Officials have already applied for nearly $10 million in state and federal funding for four of 10 proposals contained in the draft environmental impact report.
“This very definitely is an important stage,” said Ken Weary, assistant deputy director for the Los Angeles County Department of Public Works and a member of the group that drew up the plan.
“We’re now focused on those [options] that make the most sense. So it’s a significant step.”
The aim, said committee members, is to improve traffic flow for the estimated 60,000 vehicles that traverse the cramped roadways daily near the Hollywood Freeway, from Hollywood Boulevard on the south to just north and east of Universal City.
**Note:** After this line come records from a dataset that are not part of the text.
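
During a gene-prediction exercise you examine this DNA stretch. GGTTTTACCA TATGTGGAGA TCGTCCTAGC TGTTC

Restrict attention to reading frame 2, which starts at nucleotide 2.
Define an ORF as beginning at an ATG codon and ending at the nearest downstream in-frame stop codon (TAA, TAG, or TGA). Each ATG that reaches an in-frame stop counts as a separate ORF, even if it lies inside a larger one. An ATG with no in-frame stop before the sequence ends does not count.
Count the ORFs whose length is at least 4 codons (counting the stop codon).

Frame 2: GTT TTA CCA TAT GTG GAG ATC GTC CTA GCT GTT — no ATG→stop ORF.
No ORF reaches 4 codons. Count = 0.

0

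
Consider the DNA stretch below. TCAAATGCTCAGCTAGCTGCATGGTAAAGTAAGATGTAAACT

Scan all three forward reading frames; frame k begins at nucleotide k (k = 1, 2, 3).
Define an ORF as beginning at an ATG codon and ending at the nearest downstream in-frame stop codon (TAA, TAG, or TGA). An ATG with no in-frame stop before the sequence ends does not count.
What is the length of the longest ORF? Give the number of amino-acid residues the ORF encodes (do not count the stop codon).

3

Frame 1: TCA AAT GCT CAG CTA GCT GCA TGG TAA AGT AAG ATG TAA ACT — ATG at 34, stop TAA at 37 → 6 nt.
Frame 2: CAA ATG CTC AGC TAG CTG CAT GGT AAA GTA AGA TGT AAA — ATG at 5, stop TAG at 14 → 12 nt.
Frame 3: AAA TGC TCA GCT AGC TGC ATG GTA AAG TAA GAT GTA AAC — ATG at 21, stop TAA at 30 → 12 nt.
Longest: frame 2, positions 5–16, 12 nt = 4 codons = 3 aa. → 3 amino acids.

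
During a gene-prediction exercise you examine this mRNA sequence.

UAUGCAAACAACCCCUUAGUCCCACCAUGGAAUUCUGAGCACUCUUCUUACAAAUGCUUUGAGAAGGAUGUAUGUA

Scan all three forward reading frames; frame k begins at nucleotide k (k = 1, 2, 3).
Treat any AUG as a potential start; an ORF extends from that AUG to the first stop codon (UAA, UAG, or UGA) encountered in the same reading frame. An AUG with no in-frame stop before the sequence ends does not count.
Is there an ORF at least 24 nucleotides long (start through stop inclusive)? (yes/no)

Frame 1: UAU GCA AAC AAC CCC UUA GUC CCA CCA UGG AAU UCU GAG CAC UCU UCU UAC AAA UGC UUU GAG AAG GAU GUA UGU — no AUG→stop ORF.
Frame 2: AUG CAA ACA ACC CCU UAG UCC CAC CAU GGA AUU CUG AGC ACU CUU CUU ACA AAU GCU UUG AGA AGG AUG UAU GUA — AUG at 2, stop UAG at 17 → 18 nt.
Frame 3: UGC AAA CAA CCC CUU AGU CCC ACC AUG GAA UUC UGA GCA CUC UUC UUA CAA AUG CUU UGA GAA GGA UGU AUG — AUG at 27, stop UGA at 36 → 12 nt; AUG at 54, stop UGA at 60 → 9 nt.
Largest ORF found is 18 nucleotides < 24, so no.

no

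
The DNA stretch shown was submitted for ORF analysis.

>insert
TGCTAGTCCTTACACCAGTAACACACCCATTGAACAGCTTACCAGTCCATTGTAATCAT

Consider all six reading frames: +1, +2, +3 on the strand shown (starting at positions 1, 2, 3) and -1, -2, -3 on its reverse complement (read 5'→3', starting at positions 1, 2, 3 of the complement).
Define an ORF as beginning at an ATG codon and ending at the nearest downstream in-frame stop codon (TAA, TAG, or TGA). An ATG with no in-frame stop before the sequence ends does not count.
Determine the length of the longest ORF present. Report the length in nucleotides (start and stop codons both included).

21

Reverse complement (5'→3'): ATGATTACAATGGACTGGTAAGCTGTTCAATGGGTGTGTTACTGGTGTAAGGACTAGCA
Frame +1: TGC TAG TCC TTA CAC CAG TAA CAC ACC CAT TGA ACA GCT TAC CAG TCC ATT GTA ATC — no ATG→stop ORF.
Frame +2: GCT AGT CCT TAC ACC AGT AAC ACA CCC ATT GAA CAG CTT ACC AGT CCA TTG TAA TCA — no ATG→stop ORF.
Frame +3: CTA GTC CTT ACA CCA GTA ACA CAC CCA TTG AAC AGC TTA CCA GTC CAT TGT AAT CAT — no ATG→stop ORF.
Frame -1: ATG ATT ACA ATG GAC TGG TAA GCT GTT CAA TGG GTG TGT TAC TGG TGT AAG GAC TAG — ATG at 1, stop TAA at 19 → 21 nt; ATG at 10, stop TAA at 19 → 12 nt.
Frame -2: TGA TTA CAA TGG ACT GGT AAG CTG TTC AAT GGG TGT GTT ACT GGT GTA AGG ACT AGC — no ATG→stop ORF.
Frame -3: GAT TAC AAT GGA CTG GTA AGC TGT TCA ATG GGT GTG TTA CTG GTG TAA GGA CTA GCA — ATG at 30, stop TAA at 48 → 21 nt.
Longest: frame -1, positions 1–21, 21 nt = 7 codons = 6 aa. → 21 nucleotides.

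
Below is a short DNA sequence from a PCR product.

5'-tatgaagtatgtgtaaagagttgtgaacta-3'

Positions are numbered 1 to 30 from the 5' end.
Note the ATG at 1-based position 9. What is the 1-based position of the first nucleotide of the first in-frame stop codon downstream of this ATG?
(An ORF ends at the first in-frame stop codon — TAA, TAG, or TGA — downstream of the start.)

Codons from position 9: ATG (9–11), TGT (12–14), AAA (15–17), GAG (18–20), TTG (21–23), TGA (24–26).
TGA is a stop codon; it begins at position 24.

24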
The committee looked at a number of aggressive approaches to dealing with the bottlenecks that vex area residents, alternatives such as widening Barham Boulevard north of the freeway. But traffic consultants and engineers determined that in many cases, those steps would worsen the problem by attracting more drivers into the compact corridor, committee members said.
“People are looking for a way to get back and forth from the basin to the Valley,” said Rick Pruetz, Burbank’s city planner, who also worked on the report. “The [traffic study] model tells us that the more we built, the more traffic would fill up that extra capacity.”
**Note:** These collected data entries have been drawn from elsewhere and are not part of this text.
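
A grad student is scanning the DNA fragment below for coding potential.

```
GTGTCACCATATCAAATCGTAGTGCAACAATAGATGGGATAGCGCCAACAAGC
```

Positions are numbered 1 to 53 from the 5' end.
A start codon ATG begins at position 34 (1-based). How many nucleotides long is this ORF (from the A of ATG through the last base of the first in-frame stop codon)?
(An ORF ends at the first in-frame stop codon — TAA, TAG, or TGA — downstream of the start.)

9

Codons from position 34: ATG (34–36), GGA (37–39), TAG (40–42).
TAG is the first in-frame stop; ORF spans 34–42, 9 nucleotides.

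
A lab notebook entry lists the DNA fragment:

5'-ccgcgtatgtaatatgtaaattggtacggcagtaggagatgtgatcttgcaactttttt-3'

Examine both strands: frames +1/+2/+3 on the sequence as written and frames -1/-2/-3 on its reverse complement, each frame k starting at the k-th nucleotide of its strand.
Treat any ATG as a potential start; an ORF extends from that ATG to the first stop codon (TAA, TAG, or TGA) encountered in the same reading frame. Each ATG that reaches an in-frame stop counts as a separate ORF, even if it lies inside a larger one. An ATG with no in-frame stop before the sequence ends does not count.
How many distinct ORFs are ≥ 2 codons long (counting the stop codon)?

Reverse complement (5'→3'): AAAAAAGTTGCAAGATCACATCTCCTACTGCCGTACCAATTTACATATTACATACGCGG
Frame +1: CCG CGT ATG TAA TAT GTA AAT TGG TAC GGC AGT AGG AGA TGT GAT CTT GCA ACT TTT — ATG at 7, stop TAA at 10 → 6 nt.
Frame +2: CGC GTA TGT AAT ATG TAA ATT GGT ACG GCA GTA GGA GAT GTG ATC TTG CAA CTT TTT — ATG at 14, stop TAA at 17 → 6 nt.
Frame +3: GCG TAT GTA ATA TGT AAA TTG GTA CGG CAG TAG GAG ATG TGA TCT TGC AAC TTT TTT — ATG at 39, stop TGA at 42 → 6 nt.
Frame -1: AAA AAA GTT GCA AGA TCA CAT CTC CTA CTG CCG TAC CAA TTT ACA TAT TAC ATA CGC — no ATG→stop ORF.
Frame -2: AAA AAG TTG CAA GAT CAC ATC TCC TAC TGC CGT ACC AAT TTA CAT ATT ACA TAC GCG — no ATG→stop ORF.
Frame -3: AAA AGT TGC AAG ATC ACA TCT CCT ACT GCC GTA CCA ATT TAC ATA TTA CAT ACG CGG — no ATG→stop ORF.
ORFs ≥ 2 codons: frame +1 7–12 (2 codons), frame +2 14–19 (2 codons), frame +3 39–44 (2 codons). Count = 3.

3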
To improve traffic flow without attracting additional traffic, the committee is backing a plan that would:
* Widen the Barham bridge over the Hollywood Freeway, from 48 to 60 feet, and widen Cahuenga Boulevard West so a second left-turn lane could be added. Those two projects would improve traffic flow from Cahuenga West across the bridge and onto Barham.
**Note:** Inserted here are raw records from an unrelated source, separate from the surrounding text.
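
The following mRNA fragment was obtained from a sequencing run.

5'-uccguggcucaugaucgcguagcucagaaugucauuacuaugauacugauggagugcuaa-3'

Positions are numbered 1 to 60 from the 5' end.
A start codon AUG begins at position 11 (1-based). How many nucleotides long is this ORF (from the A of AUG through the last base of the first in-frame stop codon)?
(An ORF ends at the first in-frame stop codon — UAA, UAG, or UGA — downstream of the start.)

12

Codons from position 11: AUG (11–13), AUC (14–16), GCG (17–19), UAG (20–22).
UAG is the first in-frame stop; ORF spans 11–22, 12 nucleotides.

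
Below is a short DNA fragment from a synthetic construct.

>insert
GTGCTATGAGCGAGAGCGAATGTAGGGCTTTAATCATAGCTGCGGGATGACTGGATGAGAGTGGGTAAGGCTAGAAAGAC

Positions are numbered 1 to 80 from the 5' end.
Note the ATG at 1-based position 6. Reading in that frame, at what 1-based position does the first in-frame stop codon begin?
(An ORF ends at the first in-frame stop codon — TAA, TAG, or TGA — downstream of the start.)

Codons from position 6: ATG (6–8), AGC (9–11), GAG (12–14), AGC (15–17), GAA (18–20), TGT (21–23), AGG (24–26), GCT (27–29), TTA (30–32), ATC (33–35), ATA (36–38), GCT (39–41), GCG (42–44), GGA (45–47), TGA (48–50).
TGA is a stop codon; it begins at position 48.

48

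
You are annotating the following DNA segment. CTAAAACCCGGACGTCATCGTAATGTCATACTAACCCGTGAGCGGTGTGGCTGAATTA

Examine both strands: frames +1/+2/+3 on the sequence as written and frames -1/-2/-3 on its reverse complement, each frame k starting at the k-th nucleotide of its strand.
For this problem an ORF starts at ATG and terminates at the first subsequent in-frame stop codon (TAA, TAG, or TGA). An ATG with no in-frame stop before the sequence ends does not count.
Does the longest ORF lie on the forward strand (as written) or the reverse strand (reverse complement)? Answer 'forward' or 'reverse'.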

* Widen Cahuenga Boulevard East by using an abandoned freeway offramp to create an additional northbound through-lane to Coral Drive.
* Improve three Burbank intersections: Hollywood Way and Riverside Drive, Hollywood Way and Alameda Avenue, and Buena Vista Street and Alameda.
Several of the 10 proposed improvements are included among the traffic mitigations Universal Studios would be required to complete as part of its proposed master plan expansion. However, that controversial building program has been placed on hold while Universal, which is in the throes of a corporate reorganization, evaluates how to proceed.
“We are still evaluating our next step,” said a Universal spokesperson.
Officials decided not to seek public funding for Universal-related items--including a proposed onramp to the southbound Hollywood Freeway from Universal Center Drive--while the massive expansion project is still up in the air.
A public hearing on the draft environmental impact report on the project, which had been scheduled for next Wednesday, was canceled after some community groups, including the Cahuenga Pass Neighborhood Assn., objected to having to give opinions about the proposed projects without knowing how Universal will fit in.
Meanwhile, Los Angeles City Council President John Ferraro has asked the group working on the project to try to find funds for a feasibility study of the ramp and has extended the public comment period on the project indefinitely.
Some of the 10 projects already have received municipal approval. However, projects that involve work on or around the Hollywood Freeway would also need the blessing of the California Department of Transportation.